Облегчение Джоанны было столь велико, что она откинулась на спинку оконного сиденья и закрыла глаза. Беренгария улыбнулась и сжала ладонь Ричарда.
— Аль-Адиль ведь брат султана, да? Но уверен ли ты, что ему можно доверять?
—Да, уверен, — отозвался король.—Вскоре после Арсуфа я возобновил переговоры с ним, и полагаю, это человек чести. Разумеется, Бургундец и этот мерзавец Бове задохнулись бы от ярости, скажи я такое при них! Послушать их, так я прибыл в Утремер с единственной целью — передать королевство в руки сарацинам. А тем временем идет молва, что их союзник, Конрад Монферратский, пытается заключить с Саладином сделку, которая позволит ему сохранить Тир и Сидон.
Обе женщины были настолько возмущены, что прошло некоторое время, прежде чем Джоанна вспомнила о припасенном для Ричарда сюрпризе.
— Чуть не забыла! — воскликнула она. — В прошлом месяце в Акру приехал трубадур из Аквитании. Он может и не так знаменит, как Гаусельм Файдит, но очень хорош, и я дозволила ему поразвлечь нас сегодня.
— Может быть, перенесем представление на завтра, ирланда?

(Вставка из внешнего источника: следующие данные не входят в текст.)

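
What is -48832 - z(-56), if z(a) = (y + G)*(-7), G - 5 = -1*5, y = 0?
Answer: -48832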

Развлекать меня сегодня я доверил бы Беренгарии. — Ричард лукаво улыбнулся жене.
Как он и ожидал, на ее белоснежной коже выступили пунцовые пятна, а ресницы смущенно затрепетали. Однако уголки губ наваррки приподнялись кверху, когда с них слетели едва слышные слова, что это доставит ей удовольствие.
— Надеюсь, не только тебе, голубка, — промолвил король и помог супруге подняться.
Джоанна осталась сидеть у окна. На другой стороне зала Морган и Мариам играли в шахматы, но в смехе их угадывалась задушевность, подсказавшая Джоанне, что затянувшийся флирт перерастает в нечто большее. Взгляд ее переместился на брата и его жену, с неподобающей торопливостью выходящих из зала, и она с тихим вздохом откинулась на подушки. Ее радовало, что Ричард уделяет Беренгарии заслуженное ей внимание и что Мариам встретила мужчину, которого способна полюбить, но в душе шевельнулась толика зависти. Ей ведь всего двадцать шесть, она слишком молода, чтобы спать не одной.